In a “Dear Colleague” letter obtained by the Washington Examiner, Stutzman wrote that as a “fourth generation farmer and small business owner” he looks for ways to improve processes and made four pledges:
Pledge #1 – A commitment to regular order.
Pledge #2 – Advance Whip Notifications – Ensuring that you are aware, in advance, of a whip check, including relevant information, so that you have time to prepare.
Pledge #3 – Members will be provided timely copies of the bill text of any substantive replacement manager’s amendment brought to the Floor for a vote.
Pledge #4 – Empowering members on local issues. As one of the first points of contact with leadership, the Whip office will be approachable; serving you in a way that allows you to effectively serve your constituents.

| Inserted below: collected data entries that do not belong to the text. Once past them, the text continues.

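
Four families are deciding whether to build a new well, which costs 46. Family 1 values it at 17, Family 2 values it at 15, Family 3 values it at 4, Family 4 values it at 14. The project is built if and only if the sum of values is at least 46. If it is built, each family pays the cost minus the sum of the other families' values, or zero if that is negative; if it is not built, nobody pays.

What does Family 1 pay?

13

Total value 50 ≥ cost 46, so the project is built.
The other families' values sum to 33.
Cost minus that sum is 46 - 33 = 13.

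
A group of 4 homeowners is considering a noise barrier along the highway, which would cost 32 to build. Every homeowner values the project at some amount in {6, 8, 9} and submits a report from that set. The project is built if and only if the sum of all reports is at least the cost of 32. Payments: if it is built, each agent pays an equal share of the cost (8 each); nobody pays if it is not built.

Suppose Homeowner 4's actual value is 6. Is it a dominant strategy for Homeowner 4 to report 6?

Yes

Check each profile of the others' reports and compare truth against every alternative report.
Others report (6, 9, 9): truth gives 0, best alternative gives -2.
Others report (8, 8, 8): truth gives 0, best alternative gives -2.
Others report (8, 8, 9): truth gives 0, best alternative gives -2.
Others report (8, 9, 8): truth gives 0, best alternative gives -2.
Others report (9, 6, 9): truth gives 0, best alternative gives -2.
Others report (9, 8, 8): truth gives 0, best alternative gives -2.
(Remaining 21 profiles checked similarly; truth is weakly best in each.)
In every case the truthful report is at least as good as any alternative, so it is a dominant strategy.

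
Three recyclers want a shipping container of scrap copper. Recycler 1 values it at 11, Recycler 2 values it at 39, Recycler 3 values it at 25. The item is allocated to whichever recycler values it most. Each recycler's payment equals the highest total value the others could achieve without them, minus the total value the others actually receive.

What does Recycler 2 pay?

Recycler 2 has the highest value and receives the item.
Without Recycler 2, the item would go to the next-highest value, 25, so the others could achieve 25.
With Recycler 2 present and winning, the others receive nothing, so their total is 0.
Payment = 25 - 0 = 25.

25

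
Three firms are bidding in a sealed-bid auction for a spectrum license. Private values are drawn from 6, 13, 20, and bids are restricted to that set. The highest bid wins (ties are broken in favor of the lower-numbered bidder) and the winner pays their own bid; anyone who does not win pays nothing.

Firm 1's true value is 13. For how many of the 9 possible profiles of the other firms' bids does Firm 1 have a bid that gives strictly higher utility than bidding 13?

Others bid (6, 6): truth gives 0; bid 6 gives 7 > 0. Violating.
Others bid (6, 13): truth gives 0; no alternative beats it.
Others bid (6, 20): truth gives 0; no alternative beats it.
(Checking all 9 profiles: 1 has a profitable deviation, 8 do not.)

1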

Communication must flow freely in both directions between members and leadership.
Stutzman is considered to be a relative long-shot in the race for House majority whip – a position that will likely be vacated if odds-on favorite Majority Whip Kevin McCarthy meets expectations and wins the race for House majority leader.

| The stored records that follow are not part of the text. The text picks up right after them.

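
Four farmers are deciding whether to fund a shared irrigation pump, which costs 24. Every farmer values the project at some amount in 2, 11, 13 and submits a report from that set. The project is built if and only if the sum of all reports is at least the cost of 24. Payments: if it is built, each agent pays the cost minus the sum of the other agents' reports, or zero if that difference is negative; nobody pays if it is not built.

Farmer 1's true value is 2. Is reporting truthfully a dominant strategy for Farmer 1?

Yes

Check each profile of the others' reports and compare truth against every alternative report.
Others report (2, 2, 11): truth gives 0, best alternative gives -7.
Others report (2, 11, 2): truth gives 0, best alternative gives -7.
Others report (11, 2, 2): truth gives 0, best alternative gives -7.
Others report (2, 2, 13): truth gives 0, best alternative gives -5.
Others report (2, 13, 2): truth gives 0, best alternative gives -5.
Others report (13, 2, 2): truth gives 0, best alternative gives -5.
(Remaining 21 profiles checked similarly; truth is weakly best in each.)
In every case the truthful report is at least as good as any alternative, so it is a dominant strategy.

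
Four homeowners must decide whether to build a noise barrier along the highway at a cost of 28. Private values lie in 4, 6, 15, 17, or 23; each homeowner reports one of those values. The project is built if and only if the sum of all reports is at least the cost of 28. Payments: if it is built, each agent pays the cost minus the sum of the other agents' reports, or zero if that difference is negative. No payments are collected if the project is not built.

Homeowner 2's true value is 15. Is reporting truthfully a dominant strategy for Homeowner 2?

Check each profile of the others' reports and compare truth against every alternative report.
Others report (4, 4, 23): truth gives 15, best alternative gives 15.
Others report (4, 6, 23): truth gives 15, best alternative gives 15.
Others report (4, 15, 15): truth gives 15, best alternative gives 15.
Others report (4, 15, 17): truth gives 15, best alternative gives 15.
Others report (4, 15, 23): truth gives 15, best alternative gives 15.
Others report (4, 17, 15): truth gives 15, best alternative gives 15.
(Remaining 119 profiles checked similarly; truth is weakly best in each.)
In every case the truthful report is at least as good as any alternative, so it is a dominant strategy.

Yes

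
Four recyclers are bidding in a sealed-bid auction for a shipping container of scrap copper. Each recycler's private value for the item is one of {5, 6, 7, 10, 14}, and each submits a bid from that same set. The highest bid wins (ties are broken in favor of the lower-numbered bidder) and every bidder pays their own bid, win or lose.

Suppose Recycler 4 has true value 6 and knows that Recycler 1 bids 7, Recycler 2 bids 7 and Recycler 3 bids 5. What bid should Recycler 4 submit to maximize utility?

10

Bid 5: loses but pays 5, utility -5.
Bid 6: loses but pays 6, utility -6.
Bid 7: loses but pays 7, utility -7.
Bid 10: wins, pays 10, utility 6 - 10 = -4.
Bid 14: wins, pays 14, utility 6 - 14 = -8.
The best choice is 10 with utility -4.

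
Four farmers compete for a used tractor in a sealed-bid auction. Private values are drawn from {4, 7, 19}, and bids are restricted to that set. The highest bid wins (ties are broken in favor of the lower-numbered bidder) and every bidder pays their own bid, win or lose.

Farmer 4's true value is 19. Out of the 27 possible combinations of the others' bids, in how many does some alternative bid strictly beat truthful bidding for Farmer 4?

Others bid (4, 4, 4): truth gives 0; bid 7 gives 12 > 0. Violating.
Others bid (4, 4, 19): truth gives -19; bid 4 gives -4 > -19. Violating.
Others bid (4, 7, 19): truth gives -19; bid 4 gives -4 > -19. Violating.
Others bid (4, 19, 4): truth gives -19; bid 4 gives -4 > -19. Violating.
Others bid (4, 4, 7): truth gives 0; no alternative beats it.
Others bid (4, 7, 4): truth gives 0; no alternative beats it.
(Checking all 27 profiles: 20 have a profitable deviation, 7 do not.)

20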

Stutzman is facing Republican Study Committee Chairman Steve Scalise (R-LA) and Chief Deputy Whip Peter Roskam (R-IL).
The Indiana lawmaker is, however, making a hard bid for the job and has some arguing that his presence could take the whip election to a second ballot.
In his call for support, Stutzman, who came to Congress during the 2010 Tea Party wave, pointed to his work with Gov. Mitch Daniels when he served as Assistant Whip in the Indiana House.
“Under Governor Daniels, I was part of a team offering creative, transparent and bold leadership decisions that got results. I would bring that same approach as your Majority Whip,” he wrote.
Overall, in his Monday missive requesting support, Stutzman wrote that he is the best man for the job, will encourage unity in the party, and noted that one of his motivations is a promise he made to his son on September 11, 2001 for a secure America.
“My goal is to serve our Conference in such a way, that whenever the status quo changes, we are well prepared, able to adjust and ready to lead,” he wrote. “I’m running because I see the potential to fine-tune our process; to make it leaner and more effective in passing good legislation. I’m running because I have the experience and knowledge to improve the inner-workings of our Conference. I’m running because on September 11, 2001 I promised my three-week-old son a better, more secure America, and I see a way forward that will help me keep that promise.”